Jakarta – Kementerian Luar Negeri (Kemlu) RI mengonfirmasi bahwa proses pemulangan jenazah bocah warga negara Indonesia (WNI) yang tewas akibat tabrakan di Singapura telah berjalan lancar. Jenazah korban telah tiba di Tanah Air dan dimakamkan di TPU Tanah Kusir, Jakarta.
Proses Pemulangan Jenazah
Plt. Direktur Pelindungan WNI Kementerian Luar Negeri (Kemlu) RI, Heni Hamidah, menyatakan bahwa pihaknya bersama KBRI Singapura telah berkoordinasi dengan otoritas setempat untuk memastikan seluruh prosedur administratif terkait pemulangan jenazah anak berjalan dengan baik. Jenazah korban dilaporkan telah tiba di Indonesia pada Minggu (8/2) pagi pukul 06.50 WIB.

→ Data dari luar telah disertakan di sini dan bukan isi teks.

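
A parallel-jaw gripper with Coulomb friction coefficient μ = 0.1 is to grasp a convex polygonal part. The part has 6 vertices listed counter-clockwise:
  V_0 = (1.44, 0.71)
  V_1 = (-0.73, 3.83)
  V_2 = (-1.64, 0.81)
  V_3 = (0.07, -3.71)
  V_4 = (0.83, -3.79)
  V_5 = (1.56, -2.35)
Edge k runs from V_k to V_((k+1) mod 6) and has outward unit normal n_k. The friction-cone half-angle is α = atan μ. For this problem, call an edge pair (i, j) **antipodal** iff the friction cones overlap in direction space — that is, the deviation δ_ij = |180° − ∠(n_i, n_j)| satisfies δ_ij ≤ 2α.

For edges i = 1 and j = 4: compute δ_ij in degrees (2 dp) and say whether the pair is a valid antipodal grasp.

δ = 10.11°, valid

α = atan 0.1 = 5.71°;  2α = 11.42°
edge 1: e_1 = (-0.91, -3.02);  n_1 = (-0.9575, +0.2885)
edge 4: e_4 = (+0.73, +1.44);  n_4 = (+0.8919, -0.4522)
∠(n_1, n_4) = 169.89°
δ = |180° − 169.89°| = 10.11°
10.11° ≤ 2α = 11.42°  →  valid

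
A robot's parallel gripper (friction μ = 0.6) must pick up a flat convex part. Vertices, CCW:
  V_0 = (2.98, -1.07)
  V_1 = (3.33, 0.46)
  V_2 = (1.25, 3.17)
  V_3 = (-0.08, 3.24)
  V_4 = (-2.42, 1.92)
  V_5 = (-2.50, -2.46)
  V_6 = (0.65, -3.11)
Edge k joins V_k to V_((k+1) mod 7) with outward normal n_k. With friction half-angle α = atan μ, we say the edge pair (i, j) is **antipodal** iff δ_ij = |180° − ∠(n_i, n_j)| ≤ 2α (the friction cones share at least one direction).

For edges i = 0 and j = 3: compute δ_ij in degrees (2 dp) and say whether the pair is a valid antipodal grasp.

α = atan 0.6 = 30.96°;  2α = 61.93°
edge 0: e_0 = (+0.35, +1.53);  n_0 = (+0.9748, -0.2230)
edge 3: e_3 = (-2.34, -1.32);  n_3 = (-0.4913, +0.8710)
∠(n_0, n_3) = 132.31°
δ = |180° − 132.31°| = 47.69°
47.69° ≤ 2α = 61.93°  →  valid

δ = 47.69°, valid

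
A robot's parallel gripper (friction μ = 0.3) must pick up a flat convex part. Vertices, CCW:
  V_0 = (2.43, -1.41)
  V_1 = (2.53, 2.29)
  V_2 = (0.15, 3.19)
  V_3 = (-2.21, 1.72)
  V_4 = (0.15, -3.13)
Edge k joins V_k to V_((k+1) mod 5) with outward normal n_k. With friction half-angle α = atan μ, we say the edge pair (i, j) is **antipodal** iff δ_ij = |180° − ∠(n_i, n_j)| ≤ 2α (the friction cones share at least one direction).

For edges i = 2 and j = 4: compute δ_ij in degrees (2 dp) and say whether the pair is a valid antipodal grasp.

α = atan 0.3 = 16.70°;  2α = 33.40°
edge 2: e_2 = (-2.36, -1.47);  n_2 = (-0.5287, +0.8488)
edge 4: e_4 = (+2.28, +1.72);  n_4 = (+0.6022, -0.7983)
∠(n_2, n_4) = 174.89°
δ = |180° − 174.89°| = 5.11°
5.11° ≤ 2α = 33.40°  →  valid

δ = 5.11°, valid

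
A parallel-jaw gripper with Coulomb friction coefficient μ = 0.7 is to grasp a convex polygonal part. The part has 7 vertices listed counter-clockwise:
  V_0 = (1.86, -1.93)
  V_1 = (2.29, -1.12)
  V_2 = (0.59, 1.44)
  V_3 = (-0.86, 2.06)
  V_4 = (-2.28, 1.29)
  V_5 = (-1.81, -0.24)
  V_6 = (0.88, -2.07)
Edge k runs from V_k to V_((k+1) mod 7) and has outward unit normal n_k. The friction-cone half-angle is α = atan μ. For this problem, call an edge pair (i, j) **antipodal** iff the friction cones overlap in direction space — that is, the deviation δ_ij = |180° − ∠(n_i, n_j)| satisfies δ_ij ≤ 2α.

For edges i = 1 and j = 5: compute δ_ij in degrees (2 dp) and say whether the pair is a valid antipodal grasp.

δ = 22.19°, valid

α = atan 0.7 = 34.99°;  2α = 69.98°
edge 1: e_1 = (-1.70, +2.56);  n_1 = (+0.8331, +0.5532)
edge 5: e_5 = (+2.69, -1.83);  n_5 = (-0.5625, -0.8268)
∠(n_1, n_5) = 157.81°
δ = |180° − 157.81°| = 22.19°
22.19° ≤ 2α = 69.98°  →  valid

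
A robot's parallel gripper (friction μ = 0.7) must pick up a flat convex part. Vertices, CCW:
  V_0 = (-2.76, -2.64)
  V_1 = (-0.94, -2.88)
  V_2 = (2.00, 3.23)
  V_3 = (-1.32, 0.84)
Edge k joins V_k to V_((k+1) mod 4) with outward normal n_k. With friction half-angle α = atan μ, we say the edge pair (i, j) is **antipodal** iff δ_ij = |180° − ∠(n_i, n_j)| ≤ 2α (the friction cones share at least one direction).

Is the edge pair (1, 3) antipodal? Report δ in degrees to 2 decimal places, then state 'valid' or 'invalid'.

α = atan 0.7 = 34.99°;  2α = 69.98°
edge 1: e_1 = (+2.94, +6.11);  n_1 = (+0.9011, -0.4336)
edge 3: e_3 = (-1.44, -3.48);  n_3 = (-0.9240, +0.3824)
∠(n_1, n_3) = 176.78°
δ = |180° − 176.78°| = 3.22°
3.22° ≤ 2α = 69.98°  →  valid

δ = 3.22°, valid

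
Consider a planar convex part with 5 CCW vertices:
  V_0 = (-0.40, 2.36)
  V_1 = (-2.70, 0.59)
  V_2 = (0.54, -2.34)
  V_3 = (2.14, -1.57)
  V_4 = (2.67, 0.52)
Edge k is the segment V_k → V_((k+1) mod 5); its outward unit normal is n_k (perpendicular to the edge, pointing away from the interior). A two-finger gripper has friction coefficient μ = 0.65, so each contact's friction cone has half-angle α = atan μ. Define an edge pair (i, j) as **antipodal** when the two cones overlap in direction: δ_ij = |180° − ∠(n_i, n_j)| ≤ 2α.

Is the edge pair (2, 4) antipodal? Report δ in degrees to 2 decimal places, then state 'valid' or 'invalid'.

α = atan 0.65 = 33.02°;  2α = 66.05°
edge 2: e_2 = (+1.60, +0.77);  n_2 = (+0.4336, -0.9011)
edge 4: e_4 = (-3.07, +1.84);  n_4 = (+0.5141, +0.8577)
∠(n_2, n_4) = 123.36°
δ = |180° − 123.36°| = 56.64°
56.64° ≤ 2α = 66.05°  →  valid

δ = 56.64°, valid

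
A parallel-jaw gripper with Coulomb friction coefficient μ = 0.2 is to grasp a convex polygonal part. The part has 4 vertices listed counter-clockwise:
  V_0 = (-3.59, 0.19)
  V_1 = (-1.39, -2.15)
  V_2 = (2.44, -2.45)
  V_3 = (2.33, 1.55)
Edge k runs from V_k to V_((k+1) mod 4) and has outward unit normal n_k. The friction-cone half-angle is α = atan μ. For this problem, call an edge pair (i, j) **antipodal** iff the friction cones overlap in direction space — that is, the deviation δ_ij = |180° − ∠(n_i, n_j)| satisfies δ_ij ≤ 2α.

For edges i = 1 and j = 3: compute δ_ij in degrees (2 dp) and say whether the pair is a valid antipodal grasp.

α = atan 0.2 = 11.31°;  2α = 22.62°
edge 1: e_1 = (+3.83, -0.30);  n_1 = (-0.0781, -0.9969)
edge 3: e_3 = (-5.92, -1.36);  n_3 = (-0.2239, +0.9746)
∠(n_1, n_3) = 162.58°
δ = |180° − 162.58°| = 17.42°
17.42° ≤ 2α = 22.62°  →  valid

δ = 17.42°, valid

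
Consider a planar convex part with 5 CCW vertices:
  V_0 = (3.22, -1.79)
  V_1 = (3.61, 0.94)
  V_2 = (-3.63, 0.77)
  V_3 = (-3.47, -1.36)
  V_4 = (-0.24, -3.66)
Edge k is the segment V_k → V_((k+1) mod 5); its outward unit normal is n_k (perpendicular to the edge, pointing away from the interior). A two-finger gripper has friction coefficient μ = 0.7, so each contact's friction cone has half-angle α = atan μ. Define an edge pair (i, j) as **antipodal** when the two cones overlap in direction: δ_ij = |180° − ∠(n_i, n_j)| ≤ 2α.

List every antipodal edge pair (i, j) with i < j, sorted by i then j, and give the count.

count = 5; pairs: (0,2), (0,3), (1,3), (1,4), (2,4)

α = atan 0.7 = 34.99°;  2α = 69.98°
n_0 = (+0.9899, -0.1414)
n_1 = (-0.0235, +0.9997)
n_2 = (-0.9972, -0.0749)
n_3 = (-0.5800, -0.8146)
n_4 = (+0.4755, -0.8797)
  (0,1): δ = 80.52°  ·
  (0,2): δ = 12.43°  ✓
  (0,3): δ = 62.68°  ✓
  (0,4): δ = 126.52°  ·
  (1,2): δ = 87.05°  ·
  (1,3): δ = 36.80°  ✓
  (1,4): δ = 27.04°  ✓
  (2,3): δ = 129.75°  ·
  (2,4): δ = 65.91°  ✓
  (3,4): δ = 116.16°  ·
antipodal pairs: 5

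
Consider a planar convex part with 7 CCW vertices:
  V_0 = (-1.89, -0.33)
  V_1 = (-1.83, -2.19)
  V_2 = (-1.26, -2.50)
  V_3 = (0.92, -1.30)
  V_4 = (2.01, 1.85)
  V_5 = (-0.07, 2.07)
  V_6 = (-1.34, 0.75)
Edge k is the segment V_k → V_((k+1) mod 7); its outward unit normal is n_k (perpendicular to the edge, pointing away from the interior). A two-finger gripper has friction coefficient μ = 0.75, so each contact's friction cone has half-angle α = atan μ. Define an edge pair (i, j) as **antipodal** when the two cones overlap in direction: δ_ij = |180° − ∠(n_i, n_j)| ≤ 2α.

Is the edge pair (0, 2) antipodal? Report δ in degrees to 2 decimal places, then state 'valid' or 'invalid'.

α = atan 0.75 = 36.87°;  2α = 73.74°
edge 0: e_0 = (+0.06, -1.86);  n_0 = (-0.9995, -0.0322)
edge 2: e_2 = (+2.18, +1.20);  n_2 = (+0.4822, -0.8760)
∠(n_0, n_2) = 116.98°
δ = |180° − 116.98°| = 63.02°
63.02° ≤ 2α = 73.74°  →  valid

δ = 63.02°, valid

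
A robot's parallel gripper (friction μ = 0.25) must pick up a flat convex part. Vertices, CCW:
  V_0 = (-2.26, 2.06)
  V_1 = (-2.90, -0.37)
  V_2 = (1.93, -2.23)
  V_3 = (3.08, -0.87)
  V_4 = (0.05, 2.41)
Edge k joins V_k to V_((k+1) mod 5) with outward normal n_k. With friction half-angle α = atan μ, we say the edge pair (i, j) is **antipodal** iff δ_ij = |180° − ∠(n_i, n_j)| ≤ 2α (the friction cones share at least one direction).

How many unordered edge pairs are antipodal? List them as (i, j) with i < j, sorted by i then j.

count = 2; pairs: (0,2), (1,3)

α = atan 0.25 = 14.04°;  2α = 28.07°
n_0 = (-0.9670, +0.2547)
n_1 = (-0.3594, -0.9332)
n_2 = (+0.7636, -0.6457)
n_3 = (+0.7345, +0.6786)
n_4 = (-0.1498, +0.9887)
  (0,1): δ = 96.31°  ·
  (0,2): δ = 25.46°  ✓
  (0,3): δ = 57.49°  ·
  (0,4): δ = 113.37°  ·
  (1,2): δ = 109.16°  ·
  (1,3): δ = 26.21°  ✓
  (1,4): δ = 29.68°  ·
  (2,3): δ = 97.05°  ·
  (2,4): δ = 41.17°  ·
  (3,4): δ = 124.12°  ·
antipodal pairs: 2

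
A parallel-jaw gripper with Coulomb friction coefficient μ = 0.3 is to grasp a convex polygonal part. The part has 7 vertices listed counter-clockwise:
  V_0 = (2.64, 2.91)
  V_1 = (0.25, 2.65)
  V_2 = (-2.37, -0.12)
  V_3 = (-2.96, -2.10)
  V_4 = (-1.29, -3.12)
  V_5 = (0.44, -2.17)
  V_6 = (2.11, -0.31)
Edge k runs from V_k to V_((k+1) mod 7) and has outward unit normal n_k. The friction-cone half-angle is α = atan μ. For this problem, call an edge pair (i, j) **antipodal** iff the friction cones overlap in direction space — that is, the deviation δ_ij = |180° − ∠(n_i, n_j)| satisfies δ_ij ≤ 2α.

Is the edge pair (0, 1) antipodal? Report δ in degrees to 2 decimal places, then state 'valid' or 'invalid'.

α = atan 0.3 = 16.70°;  2α = 33.40°
edge 0: e_0 = (-2.39, -0.26);  n_0 = (-0.1081, +0.9941)
edge 1: e_1 = (-2.62, -2.77);  n_1 = (-0.7265, +0.6872)
∠(n_0, n_1) = 40.39°
δ = |180° − 40.39°| = 139.61°
139.61° > 2α = 33.40°  →  invalid

δ = 139.61°, invalid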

“KBRI Singapura akan senantiasa berkoordinasi erat, baik dengan pihak otoritas setempat dan keluarga korban kecelakaan, untuk memantau perkembangan penanganan dan memberikan pendampingan yang diperlukan,” ujar Heni dalam keterangan resminya.
Kronologi Kejadian
Peristiwa tragis ini terjadi pada 6 Februari lalu, ketika seorang anak perempuan berusia 6 tahun dan ibunya, yang merupakan turis asal Indonesia, ditabrak oleh sebuah mobil di area parkir sebelah Kuil Relik Gigi Buddha di South Bridge Road, Chinatown, Singapura, sekitar pukul 11.50 pagi.
Menurut laporan The Straits Times yang dikutip Malaymail, polisi menyatakan bahwa ibu berusia 31 tahun dan putrinya awalnya sadar saat dibawa ke Rumah Sakit Umum Singapura. Namun, gadis kecil tersebut akhirnya meninggal dunia akibat luka-luka yang dideritanya.
Kondisi Ibu Korban
Hingga berita ini diturunkan, ibu korban, Raisha Anindra (31), masih menjalani perawatan intensif di sebuah rumah sakit di Singapura.